Involving the private sector

Print edition : January 02, 1999

AMONG the participants at Aero India 98 were some companies whose relatively low profile at the air show belied their status as suppliers of crucial sub-assemblies and accessories to the Indian aviation industry. Many of them were members of the Society of Indian Aerospace Technologies and Industries (SIATI).

SIATI was established in 1991 at the initiative of Dr. C.G. Krishnadas Nair, now Chairman of Hindustan Aeronautics Limited (HAL). It was intended to bridge the gap between research and development and industry and, in general, to further aerospace technology and industries in India. It was also aimed to encourage potential entrepreneurs and assist them in setting up medium- and small-scale industries that would manufacture aerospace components, systems and materials.

Krishnadas Nair said: "It is not enough for HAL alone to play a role in the aviation sector; the private sector must also contribute. Elsewhere in the world a large number of companies make aircraft parts; it is only in India that it is the sole preserve of one company. This should change. And SIATI is trying to play the role of a catalyst."

SIATI also provides a forum for interaction between industry and users such as HAL, the Indian Air Force (IAF), the Indian Space Research Organisation (ISRO) and the Aeronautical Development Agency and also between industry and R&D and academic institutions. A non-profit, non-commercial organisation, SIATI conducts seminars (as it did at Aero India 98) and collaborates with similiar Indian and global societies, trusts and professional institutions.

The Society has entered into a memorandum of understanding with the French Groupement des Industries Francaises Aeronautiques et Spatiales (GIFAS) for technical collaboration on R&D, technology transfer, manufacture under licence and co-production.
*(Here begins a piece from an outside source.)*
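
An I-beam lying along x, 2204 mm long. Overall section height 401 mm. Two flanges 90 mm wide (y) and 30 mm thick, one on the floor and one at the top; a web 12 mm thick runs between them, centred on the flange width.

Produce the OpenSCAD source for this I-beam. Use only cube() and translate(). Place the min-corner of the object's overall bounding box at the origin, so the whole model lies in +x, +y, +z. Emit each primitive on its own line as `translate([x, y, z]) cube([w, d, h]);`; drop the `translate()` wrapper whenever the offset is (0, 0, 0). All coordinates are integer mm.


cube([2204, 90, 30]);
translate([0, 39, 30]) cube([2204, 12, 341]);
translate([0, 0, 371]) cube([2204, 90, 30]);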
A team from GIFAS visited Bangalore and held talks with many of SIATI's members on areas of cooperation.

According to Krishnadas Nair, SIATI has similiar arrangements with the AECMA (European Association of Aerospace Industries) and is working to finalise a tie-up with the Society of British Aerospace Companies.

Members of SIATI have helped indigenise a number of materials and components used in aeronautical and aerospace applications. Among these items are metallic, non-metallic and readymade materials, electrical or electronic items, adhesives, paints and varnishes, sealants, rubber hoses and other rubber parts and ground handling and ground support equipment. For example, Avi-Oil, a SAITI member and a joint venture between Nyco SA of France, the Indian Oil Corporation and Balmer Lawrie, manufactures aviation lubricants (synthetic esters) and offers technical service to customers. Until now all such oils had to be imported. According to Avi-Oil's chief executive officer J.R. Nanda, by manufacturing the lubricants indigenously the country saves Rs.50-60 crores a year.

Systems Aids, a Bangalore-based company, has developed in-house import substitutes for the non-destructive testing of aerospace materials. The technique used is either the acoustic impact test or the ultrasonic test system.

Another SIATI member, the Chennai-based High Energy Batteries, which has supplied the IAF with over 19,000 silver zinc batteries (for autonomous starting of the MiG aircraft engine and for emergency power supply), has offered for the first time in India indigenously developed Fibre Technology Nickel Cadmium batteries. These batteries, which are used in the aircraft starting trolley, are awaiting type approval by the IAF.